By Steve Bryant
Nov. 3 (Bloomberg) -- Turkey’s inflation rate fell to a 39- year-low in October, supporting central bank forecasts that there’s room to extend its yearlong series of cuts to the benchmark interest rate.
Inflation eased to 5.1 percent, the slowest pace since July 1970, from 5.3 percent the month before, the statistics office in Ankara said on its Web site today. Prices were expected to rise 4.6 percent, according to the median estimate of eight economists surveyed by Bloomberg. In the month, prices rose 2.4 percent, compared with 2.6 percent a year earlier.
Central bank Governor Durmus Yilmaz already has slashed 10 percentage points from the benchmark interest rate in 12 months and said on Oct. 27 that there’s room for “limited” additional cuts. The bank said it’s keeping an easing bias because there’s no clear sign of recovery and inflation is likely to remain slow.

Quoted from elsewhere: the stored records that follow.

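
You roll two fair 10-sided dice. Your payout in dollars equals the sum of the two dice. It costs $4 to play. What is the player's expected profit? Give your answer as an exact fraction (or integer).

$7

Distribution of the sum of the two dice: 2 w.p. 1/100, 3 w.p. 1/50, 4 w.p. 3/100, 5 w.p. 1/25, 6 w.p. 1/20, 7 w.p. 3/50, …
E[payout] = (1/100)·2 + (1/50)·3 + (3/100)·4 + (1/25)·5 + (1/20)·6 + (3/50)·7 + (7/100)·8 + (2/25)·9 + (9/100)·10 + (1/10)·11 + (9/100)·12 + (2/25)·13 + (7/100)·14 + (3/50)·15 + (1/20)·16 + (1/25)·17 + (3/100)·18 + (1/50)·19 + (1/100)·20 = 11
Expected profit = 11 − 4 = 7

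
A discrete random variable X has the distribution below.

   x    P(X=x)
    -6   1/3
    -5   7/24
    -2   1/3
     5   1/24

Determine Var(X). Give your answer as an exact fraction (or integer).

911/144

E[X] = (1/3)·(-6) + (7/24)·(-5) + (1/3)·(-2) + (1/24)·5 = -47/12
E[X²] = (1/3)·36 + (7/24)·25 + (1/3)·4 + (1/24)·25 = 65/3
Var(X) = 65/3 − (-47/12)² = 911/144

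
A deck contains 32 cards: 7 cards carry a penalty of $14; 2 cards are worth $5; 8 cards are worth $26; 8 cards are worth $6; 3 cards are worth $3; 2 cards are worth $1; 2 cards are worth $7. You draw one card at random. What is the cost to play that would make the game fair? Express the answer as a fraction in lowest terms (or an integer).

E[payout] = (7/32)·(-14) + (2/32)·5 + (8/32)·26 + (8/32)·6 + (3/32)·3 + (2/32)·1 + (2/32)·7 = 193/32
Fair fee = E[payout] = 193/32

193/32 dollars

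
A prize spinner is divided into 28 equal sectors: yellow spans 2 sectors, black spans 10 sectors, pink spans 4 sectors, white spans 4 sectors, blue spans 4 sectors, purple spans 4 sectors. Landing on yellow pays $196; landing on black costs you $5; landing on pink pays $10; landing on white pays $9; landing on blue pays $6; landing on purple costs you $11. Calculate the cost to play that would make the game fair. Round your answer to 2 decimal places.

E[payout] = (2/28)·196 + (10/28)·(-5) + (4/28)·10 + (4/28)·9 + (4/28)·6 + (4/28)·(-11) = 199/14
Fair fee = E[payout] = 199/14 ≈ $14.21

$14.21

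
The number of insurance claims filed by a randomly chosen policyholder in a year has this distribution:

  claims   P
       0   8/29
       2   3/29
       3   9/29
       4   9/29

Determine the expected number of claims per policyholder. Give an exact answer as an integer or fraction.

E[X] = (8/29)·0 + (3/29)·2 + (9/29)·3 + (9/29)·4
     = 69/29

69/29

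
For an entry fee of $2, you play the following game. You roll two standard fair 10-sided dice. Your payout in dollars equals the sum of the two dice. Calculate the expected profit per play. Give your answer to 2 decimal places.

$9.00

Distribution of the sum of the two dice: 2 w.p. 1/100, 3 w.p. 1/50, 4 w.p. 3/100, 5 w.p. 1/25, 6 w.p. 1/20, 7 w.p. 3/50, …
E[payout] = (1/100)·2 + (1/50)·3 + (3/100)·4 + (1/25)·5 + (1/20)·6 + (3/50)·7 + (7/100)·8 + (2/25)·9 + (9/100)·10 + (1/10)·11 + (9/100)·12 + (2/25)·13 + (7/100)·14 + (3/50)·15 + (1/20)·16 + (1/25)·17 + (3/100)·18 + (1/50)·19 + (1/100)·20 = 11
Expected profit = 11 − 2 = 9 ≈ $9.00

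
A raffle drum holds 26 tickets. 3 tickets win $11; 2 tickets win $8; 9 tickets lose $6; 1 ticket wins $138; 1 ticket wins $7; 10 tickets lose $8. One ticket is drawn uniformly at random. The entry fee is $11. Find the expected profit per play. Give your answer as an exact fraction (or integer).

-113/13 dollars

E[payout] = (3/26)·11 + (2/26)·8 + (9/26)·(-6) + (1/26)·138 + (1/26)·7 + (10/26)·(-8) = 30/13
Expected profit = 30/13 − 11 = -113/13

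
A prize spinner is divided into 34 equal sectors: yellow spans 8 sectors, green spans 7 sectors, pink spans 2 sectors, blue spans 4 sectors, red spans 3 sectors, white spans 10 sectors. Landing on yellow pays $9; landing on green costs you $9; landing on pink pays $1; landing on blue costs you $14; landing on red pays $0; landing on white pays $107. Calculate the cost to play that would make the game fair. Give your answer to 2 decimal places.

$30.15

E[payout] = (8/34)·9 + (7/34)·(-9) + (2/34)·1 + (4/34)·(-14) + (3/34)·0 + (10/34)·107 = 1025/34
Fair fee = E[payout] = 1025/34 ≈ $30.15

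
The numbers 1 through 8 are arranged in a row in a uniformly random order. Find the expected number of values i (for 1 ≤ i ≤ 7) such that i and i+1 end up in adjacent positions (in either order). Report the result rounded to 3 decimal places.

For each i ∈ {1,…,7}, let Xᵢ = 1 if i and i+1 are adjacent. P(Xᵢ=1) = 2·(8−1)!/8! = 2/8.
By linearity, E[ΣXᵢ] = (7)·(2/8) = 7/4.
≈ 1.750

1.750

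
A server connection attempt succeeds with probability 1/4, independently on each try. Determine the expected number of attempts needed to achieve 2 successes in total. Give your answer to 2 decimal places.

8.00

By linearity (sum of 2 independent geometric waits), E[trials] = 2/p = 2/(1/4) = 8.
≈ 8.00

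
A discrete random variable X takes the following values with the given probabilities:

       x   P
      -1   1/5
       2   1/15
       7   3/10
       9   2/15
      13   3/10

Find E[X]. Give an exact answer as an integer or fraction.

107/15

E[X] = (1/5)·(-1) + (1/15)·2 + (3/10)·7 + (2/15)·9 + (3/10)·13
     = 107/15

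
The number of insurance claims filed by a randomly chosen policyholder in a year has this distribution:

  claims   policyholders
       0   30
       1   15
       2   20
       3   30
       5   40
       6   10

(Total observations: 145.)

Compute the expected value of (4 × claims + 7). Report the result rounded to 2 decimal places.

Total = 145, so P(claims=0) = 30/145, etc.
E[4x+7] = (6/29)·7 + (3/29)·11 + (4/29)·15 + (6/29)·19 + (8/29)·27 + (2/29)·31
     = 527/29 ≈ 18.17

18.17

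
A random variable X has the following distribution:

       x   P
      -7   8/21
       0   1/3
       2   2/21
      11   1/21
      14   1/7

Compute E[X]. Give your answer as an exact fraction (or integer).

E[X] = (8/21)·(-7) + (1/3)·0 + (2/21)·2 + (1/21)·11 + (1/7)·14
     = 1/21

1/21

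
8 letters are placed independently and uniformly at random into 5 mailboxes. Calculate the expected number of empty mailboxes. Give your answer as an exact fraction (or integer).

65536/78125

Let Xⱼ=1 if mailbox j is empty. P(Xⱼ=1) = ((5-1)/5)^8 = 65536/390625.
By linearity, E[#empty] = 5·65536/390625 = 65536/78125.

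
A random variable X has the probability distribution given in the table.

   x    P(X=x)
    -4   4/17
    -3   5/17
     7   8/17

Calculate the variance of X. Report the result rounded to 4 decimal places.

27.3080

E[X] = (4/17)·(-4) + (5/17)·(-3) + (8/17)·7 = 25/17
E[X²] = (4/17)·16 + (5/17)·9 + (8/17)·49 = 501/17
Var(X) = 501/17 − (25/17)² = 7892/289 ≈ 27.3080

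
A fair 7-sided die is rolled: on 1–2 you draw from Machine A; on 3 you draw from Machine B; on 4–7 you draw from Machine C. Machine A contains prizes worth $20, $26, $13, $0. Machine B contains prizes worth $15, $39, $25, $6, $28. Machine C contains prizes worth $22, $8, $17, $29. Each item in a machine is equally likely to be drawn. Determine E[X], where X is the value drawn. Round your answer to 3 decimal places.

E[X | Machine A] = (20 + 26 + 13 + 0)/4 = 59/4
E[X | Machine B] = (15 + 39 + 25 + 6 + 28)/5 = 113/5
E[X | Machine C] = (22 + 8 + 17 + 29)/4 = 19
E[X] = (2/7)·59/4 + (1/7)·113/5 + (4/7)·19 = 183/10 ≈ 18.300

$18.300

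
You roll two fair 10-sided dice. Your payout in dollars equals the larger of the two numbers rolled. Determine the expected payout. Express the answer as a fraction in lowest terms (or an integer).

143/20 dollars

Distribution of the larger of the two numbers rolled: 1 w.p. 1/100, 2 w.p. 3/100, 3 w.p. 1/20, 4 w.p. 7/100, 5 w.p. 9/100, 6 w.p. 11/100, …
E[payout] = (1/100)·1 + (3/100)·2 + (1/20)·3 + (7/100)·4 + (9/100)·5 + (11/100)·6 + (13/100)·7 + (3/20)·8 + (17/100)·9 + (19/100)·10 = 143/20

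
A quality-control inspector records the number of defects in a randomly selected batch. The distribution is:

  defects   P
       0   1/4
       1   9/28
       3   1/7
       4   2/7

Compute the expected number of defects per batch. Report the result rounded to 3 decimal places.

E[X] = (1/4)·0 + (9/28)·1 + (1/7)·3 + (2/7)·4
     = 53/28 ≈ 1.893

1.893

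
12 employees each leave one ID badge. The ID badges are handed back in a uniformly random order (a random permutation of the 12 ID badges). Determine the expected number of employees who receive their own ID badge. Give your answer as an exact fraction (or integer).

1

Let Xᵢ = 1 if person i gets their own ID badge. For each i, P(Xᵢ=1) = 1/12.
By linearity of expectation, E[X₁+…+X_12] = 12·(1/12) = 1.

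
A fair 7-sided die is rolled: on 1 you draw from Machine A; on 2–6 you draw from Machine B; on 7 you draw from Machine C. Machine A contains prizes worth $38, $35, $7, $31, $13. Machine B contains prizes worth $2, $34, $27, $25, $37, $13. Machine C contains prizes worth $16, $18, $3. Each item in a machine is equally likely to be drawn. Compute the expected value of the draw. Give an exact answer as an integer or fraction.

E[X | Machine A] = (38 + 35 + 7 + 31 + 13)/5 = 124/5
E[X | Machine B] = (2 + 34 + 27 + 25 + 37 + 13)/6 = 23
E[X | Machine C] = (16 + 18 + 3)/3 = 37/3
E[X] = (1/7)·124/5 + (5/7)·23 + (1/7)·37/3 = 326/15

326/15 dollars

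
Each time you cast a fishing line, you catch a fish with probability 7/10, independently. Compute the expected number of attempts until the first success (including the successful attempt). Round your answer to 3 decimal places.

1.429

For a geometric distribution, E[trials] = 1/p = 1/(7/10) = 10/7.
≈ 1.429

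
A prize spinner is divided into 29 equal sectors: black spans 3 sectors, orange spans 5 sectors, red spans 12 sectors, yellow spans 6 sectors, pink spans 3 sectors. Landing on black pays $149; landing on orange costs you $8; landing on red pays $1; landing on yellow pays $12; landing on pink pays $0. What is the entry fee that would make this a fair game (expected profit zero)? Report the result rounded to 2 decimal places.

E[payout] = (3/29)·149 + (5/29)·(-8) + (12/29)·1 + (6/29)·12 + (3/29)·0 = 491/29
Fair fee = E[payout] = 491/29 ≈ $16.93

$16.93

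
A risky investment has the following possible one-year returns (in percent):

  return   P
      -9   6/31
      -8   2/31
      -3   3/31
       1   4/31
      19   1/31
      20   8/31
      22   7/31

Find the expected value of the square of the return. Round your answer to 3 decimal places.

244.968

E[X²] = (6/31)·81 + (2/31)·64 + (3/31)·9 + (4/31)·1 + (1/31)·361 + (8/31)·400 + (7/31)·484
     = 7594/31 ≈ 244.968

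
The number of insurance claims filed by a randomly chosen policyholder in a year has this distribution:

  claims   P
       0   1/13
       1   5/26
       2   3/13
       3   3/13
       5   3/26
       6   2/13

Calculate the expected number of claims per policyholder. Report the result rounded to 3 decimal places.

2.846

E[X] = (1/13)·0 + (5/26)·1 + (3/13)·2 + (3/13)·3 + (3/26)·5 + (2/13)·6
     = 37/13 ≈ 2.846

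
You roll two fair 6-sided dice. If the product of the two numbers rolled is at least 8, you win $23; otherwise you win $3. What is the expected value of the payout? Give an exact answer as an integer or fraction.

137/9 dollars

E[payout] = (7/18)·3 + (11/18)·23 = 137/9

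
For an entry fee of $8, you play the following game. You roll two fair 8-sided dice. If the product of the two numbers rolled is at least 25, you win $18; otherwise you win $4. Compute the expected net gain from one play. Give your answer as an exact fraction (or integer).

E[payout] = (11/16)·4 + (5/16)·18 = 67/8
Expected profit = 67/8 − 8 = 3/8

3/8 dollars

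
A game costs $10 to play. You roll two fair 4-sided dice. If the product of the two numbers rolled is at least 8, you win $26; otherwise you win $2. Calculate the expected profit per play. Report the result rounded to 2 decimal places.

$1.00

E[payout] = (5/8)·2 + (3/8)·26 = 11
Expected profit = 11 − 10 = 1 ≈ $1.00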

“In the short term it’s unlikely that we’ll see inflation go much below this level because the base effect will start to evaporate,” said Yarkin Cebeci, an economist for JPMorgan Chase & Co. in Istanbul. “I think we’ll have another quarter point rate cut and that’s most likely to be the final one.”
The lira fell against the dollar, trading at 1.5088 per dollar at 5:16 p.m. compared with 1.5078 before the announcement. The bond market was closed.
Market Expectations
Yilmaz said on Oct. 20 that inflation in the month was likely to be higher than the market was expecting. The governor is aiming for an inflation rate of 7.5 percent in 2009, 6.5 percent in 2010 and 5.5 percent in 2011. The bank next meets to decide rates on Nov. 19.
Core inflation, which excludes food and energy prices, accelerated to an annual 4.1 percent in October from 3.4 percent a month earlier.
Gross domestic product this year may contract 6.5 percent, according to International Monetary Fund estimates. That would be the deepest decline since 1945.
The cost of goods leaving Turkish factories and mines rose an annual 0.2 percent in October, the statistics agency said today. Producer prices rose 0.3 percent in the month.